As deusas da literatura têm sido generosas com suas seguidoras. Iris Murdoch, Doris Lessing, Muriel Spark, Margueritte Yourcenar, e a melhor delas, Margaret Atwood, têm abrilhantado a literatura destes últimos 30 anos. Atwood é canadense e era ela, ao invés de Lessing, que deveria ter levado o Nobel 2006. É opinião geral : talvez ela seja agora, com a morte de Sebald, a maior escrita deste inicio de século. Sua escrita é seca, curta, direta, pouco saborosa, nada rica. Mas seus pensamentos são profundos, simbólicos e desvendam claramente o que significa ser mulher. ( Ou o que significa não ser homem. )
O Lago Sagrado é seu segundo livro, lançado em 1972, tendo causado muita impressão na época. Alberto Manguel o considera mágico e eu sempre o procurei nos sebos. Atwood tem 4 livros em catálogo, mas não este. Vamos ao tema .
Dois casais de namorados vão ao norte do Quebec. Para procurar o pai da narradora, que sumiu por lá. O namorado, Joe, é um calado escultor fracassado. David é um esquerdista, que vive chamando os americanos de porcos fascistas. A garota de David é Anna, que é obcecada pela aparência, se maquiando ao acordar e usando o sexo como produto de troca. Com elementos tão ralos, Atwood tece uma das histórias mais assustadoras que já lí.
O tema é a volta à natureza, e somos testemunhas da transformação da narradora : ela começa a se tornar uma mulher-selvagem, uma quase deusa-natureza, uma coisa-parte-do-tudo, um ser além-tempo. No começo ela não exita em espetar sapos vivos em iscas para pesca; no final, sentimos que ela é o sapo, o peixe e o lago.
O livro descreve tudo isso com maravilhosa precisão. Nos assustamos porque mudamos com ela, vemos o que ela vê e sentimos sua desintegração. Mas há mais coisas : o livro nos joga na cara a falsa disputa em que o amor se tornou, a americanização do mundo ( fazendo de todos, sem que o percebam "americanos" ), a indiferença com a morte, a voracidade sem sentido. E o fosso que existe entre "americanos" e os não "americanos".
Cito algumas frases de Atwood :
" Tudo o que valorizo nele é físico. O resto é desconhecido, desagradável ou ridículo. Não ligo para seu temperamento."
" Não sou contra o corpo ou a cabeça, só contra o pescoço. Cria a ilusão de que corpo e cabeça estão separados "
" Amor sem medo e sexo sem riscos. Quase conseguiram nos fazer crer que isso fosse possível."
" Ela não podia ser domesticada, comida ou treinada para falar. A única relação possível com ela era matá-la. Por isso matavam as garças e as penduravam em cruzes, como Cristos. Alimento, escravo ou cadáver : opções que os animais tinham."
" Não importa de que país sejam, são americanos. São o que nos espera. No que estamos nos transformando. São como um vírus que ataca o cérebro. Atacam por dentro, quem tem a doença não percebe. "
" E a outra garça, destruída e pendurada numa árvore. Se morrera de boa vontade, consentindo, se Cristo morrera de boa vontade, qualquer coisa que sofra e morra em vez de nós, é Cristo. Se os americanos não matassem aves e peixes, nós seríamos os mortos. Os animais morrem para que possamos viver. Os caçadores do outono matando as corças, isto também é Cristo. E nós as comemos enlatadas ou de outro modo: somos comedores da morte, a carne enlatada de Cristo ressuscitando dentro de nós, concedendo-nos a vida. Mas nós nos recusamos a venerar. O corpo venera com sangue e músculos, mas a cabeça é avara, consome e não agradece."

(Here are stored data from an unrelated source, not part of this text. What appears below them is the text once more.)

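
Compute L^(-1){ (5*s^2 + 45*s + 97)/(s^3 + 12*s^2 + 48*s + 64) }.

Factor the denominator: s^3 + 12*s^2 + 48*s + 64 = (s + 4)^3.
Partial fraction decomposition gives [5/(s + 4)] + [5/(s + 4)^2] + [-3/(s + 4)^3].
Invert each term: 5/(s + 4) ↔ 5e^(-4t); 5/(s + 4)^2 ↔ 5t·e^(-4t); -3/(s + 4)^3 ↔ (-3/2)t^2·e^(-4t).

-3*t^2*exp(-4*t)/2 + 5*t*exp(-4*t) + 5*exp(-4*t)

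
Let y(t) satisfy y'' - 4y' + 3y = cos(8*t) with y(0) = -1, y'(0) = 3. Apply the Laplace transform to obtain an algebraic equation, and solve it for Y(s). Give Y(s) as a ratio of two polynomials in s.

Laplace-transform each side.
With L{y''} = s^2 Y - s·y(0) - y'(0) and L{y'} = sY - y(0), with y(0) = -1, y'(0) = 3: the LHS transforms to (s^2 - 4*s + 3)Y - (-s + 7).
The right side is L{cos(8*t)} = s/(s^2 + 64).
So (s^2 - 4*s + 3)Y = s/(s^2 + 64) + (-s + 7).
Isolate Y and clear denominators.

Y(s) = (-s^3 + 7*s^2 - 63*s + 448)/(s^4 - 4*s^3 + 67*s^2 - 256*s + 192)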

" Os caixões foram inventados para trancar os mortos. Não permitem que eles se transformem em outra coisa, flores, raízes, sementes."

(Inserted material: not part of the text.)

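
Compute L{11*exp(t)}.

L{11} = 11/s.
By the first shifting theorem, multiplying by e^(t) replaces s with s - 1.

11/(s - 1)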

Nos últimos capítulos deste originalíssimo livro, a personagem abandona tudo que tenha sido tocado pelo homem : toda pegada, todo metal, toda trilha. Torna-se algo entre animal e vegetal, cheia de poder, cheia de mutismo. Esquece das palavras, dos nomes, e magistralmente, prepara-se para retornar, sem planos, sem passado nenhum, sem uma narrativa.
Margaret Atwood não escreveu aqui uma obra-prima. Estéticamente o livro não se sustenta. Mas registrou um testemunho visceral, claro, límpido, daquilo que significa a vida, daquilo que seria um retorno a origem, e do que é ser mulher. Deve ser lido por qualquer homem com um mínimo de inteligência, e por toda mulher que tenha intuído qual sua sagrada missão.